YES: Studying mathematics provides in-depth views into the complexities of the discipline and is intellectually satisfying but ultimately less useful to most individuals and societal well-being.
In many acclaimed educational systems worldwide, the foundational levels of mathematics contain many topics that may engage youths’ intellectual curiosity but prove less useful if they specialize in other fields upon graduation from high school.
Studied on its own at the undergraduate level, mathematics may appear to be a highly abstract and specialized discipline for enthusiasts but appears less relevant to the concerns of acquiring a professional qualification.

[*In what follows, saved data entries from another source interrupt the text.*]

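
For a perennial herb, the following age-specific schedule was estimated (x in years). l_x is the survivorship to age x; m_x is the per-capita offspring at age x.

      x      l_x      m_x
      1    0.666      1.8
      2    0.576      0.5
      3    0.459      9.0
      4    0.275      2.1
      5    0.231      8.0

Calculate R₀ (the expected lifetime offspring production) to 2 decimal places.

8.04

R₀ = Σ l_x m_x:
  age 1: 0.666 × 1.8 = 1.1988
  age 2: 0.576 × 0.5 = 0.2880
  age 3: 0.459 × 9.0 = 4.1310
  age 4: 0.275 × 2.1 = 0.5775
  age 5: 0.231 × 8.0 = 1.8480
R₀ = 1.1988 + 0.2880 + 4.1310 + 0.5775 + 1.8480 = 8.0433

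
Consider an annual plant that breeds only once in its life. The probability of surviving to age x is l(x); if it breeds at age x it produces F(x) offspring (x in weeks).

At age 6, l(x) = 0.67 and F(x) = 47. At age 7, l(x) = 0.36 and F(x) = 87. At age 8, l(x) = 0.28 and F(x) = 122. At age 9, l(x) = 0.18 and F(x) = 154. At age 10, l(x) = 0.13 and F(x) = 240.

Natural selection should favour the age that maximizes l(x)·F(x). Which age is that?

Expected offspring if breeding at age x = l(x) × F(x):
  age 6: 0.67 × 47 = 31.490
  age 7: 0.36 × 87 = 31.320
  age 8: 0.28 × 122 = 34.160
  age 9: 0.18 × 154 = 27.720
  age 10: 0.13 × 240 = 31.200
Maximum at age 8 (34.160).

8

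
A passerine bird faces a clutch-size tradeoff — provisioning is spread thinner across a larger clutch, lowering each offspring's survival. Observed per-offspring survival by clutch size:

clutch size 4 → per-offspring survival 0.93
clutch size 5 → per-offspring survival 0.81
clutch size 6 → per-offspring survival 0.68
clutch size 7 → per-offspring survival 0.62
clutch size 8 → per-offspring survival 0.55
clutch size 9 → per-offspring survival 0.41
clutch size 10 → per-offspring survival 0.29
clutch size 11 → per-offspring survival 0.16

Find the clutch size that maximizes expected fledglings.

8

Expected fledglings = c × s(c):
  c=4: 4 × 0.93 = 3.720
  c=5: 5 × 0.81 = 4.050
  c=6: 6 × 0.68 = 4.080
  c=7: 7 × 0.62 = 4.340
  c=8: 8 × 0.55 = 4.400
  c=9: 9 × 0.41 = 3.690
  c=10: 10 × 0.29 = 2.900
  c=11: 11 × 0.16 = 1.760
Maximum at c = 8 (4.400 fledglings).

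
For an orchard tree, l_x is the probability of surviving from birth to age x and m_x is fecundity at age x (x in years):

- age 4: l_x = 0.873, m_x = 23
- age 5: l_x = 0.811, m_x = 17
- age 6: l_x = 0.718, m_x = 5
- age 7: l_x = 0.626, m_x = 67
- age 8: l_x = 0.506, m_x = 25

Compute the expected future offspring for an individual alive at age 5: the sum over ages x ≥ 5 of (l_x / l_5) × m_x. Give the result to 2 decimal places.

l_5 = 0.811. Conditional survival from age 5 to x is l_x / l_5.
  x=5: (0.811/0.811) × 17 = 17.0000
  x=6: (0.718/0.811) × 5 = 4.4266
  x=7: (0.626/0.811) × 67 = 51.7164
  x=8: (0.506/0.811) × 25 = 15.5980
Sum = 17.0000 + 4.4266 + 51.7164 + 15.5980 = 88.7411

88.74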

At its more advanced levels of study, mathematics become extremely complex and specialists may devote a major portion of post-graduate work or experience on the identification and solution of highly abstract mathematical problems that are totally removed from everyday life.
NO: Studying mathematics is both intellectually satisfying and provide practical means for both individuals and society to enrich our lives and overall well-being.
It is the process rather than mere data one acquires that is useful in the study of complex mathematical topics at the high school level, as these topics help develop the critical thinking and visualizing skills in students that are so vital to holistic development.
At the undergraduate level, mathematics is integrated as a component both vital and applicable to a wide variety of seemingly unrelated disciplines, including economics, psychology and social work.
The more advanced levels of mathematical study aim to identify and contribute practical solutions to major challenges faced by humanity, such as complex formulations to calculate the rate of melting polar ice-caps, which may be vital to international deliberations on climate change.